Hack Strikes Abracadabra’s GMX-Linked Pools, Resulting in $13 Million Loss

Abracadabra.Money has suffered a loss of approximately $13 million in cryptocurrency following an exploit targeting GMX token-linked pools.

According to a 25 March post by cybersecurity firm PeckShield, contracts associated with both GMX and Abracadabra.Money were compromised, resulting in the theft of around 6,260 Ether.

This breach comes just months after Abracadabra.Money lost $6.49 million in January 2024 due to a similar smart contract exploit, which also caused its Magic Internet Money (MIM) stablecoin to lose its peg to the US dollar.

GMX Denies Smart Contract Breach

Inspite of initial reports, a pseudonymous GMX communications contributor clarified on X that "GMX contracts are not affected" by the exploit.

The contributor explained that GMX's involvement stems from the fact that MIM’s pools are based on GMX v2 pools.

GMX Market (GM) tokens, which play a central role in the GMX ecosystem by earning fees from swaps and leveraged trading, are integral to MIM’s pools—referred to as cauldrons—which offer isolated lending exposure.
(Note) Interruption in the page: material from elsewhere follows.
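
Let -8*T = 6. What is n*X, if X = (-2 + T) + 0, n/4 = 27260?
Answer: -299860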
In an official post, GMX confirmed that the hack targeted MIM’s pools using GM tokens but emphasized that no issues were found within GMX's contracts themselves, adding:

“We believe the issue relates solely to the Abracadabra/Spell cauldrons. These cauldrons allow for borrowing against specific GM liquidity tokens.”

After a thorough investigation, they issued another statement.

Tornado Cash Used by Hackers to bridge to Ethereum

Crypto forensics firm AMLBot offered a partial reconstruction of the exploit, detailing the hacker's steps.

The hacker’s address was initially funded via the Tornado Cash decentralised mixer, with those funds subsequently used to cover transaction fees for the malicious activities.

The stolen ETH was then transferred from the Arbitrum network to Ethereum through a blockchain bridge:

“The stolen funds, totaling 6,260 ETH, have been transferred from Arbitrum to Ethereum via a bridge.”

AMLBot’s investigations confirmed that the breach solely impacted Abracadabra.Money contracts, with no evidence suggesting any exploitation of GMX’s smart contracts during the attack.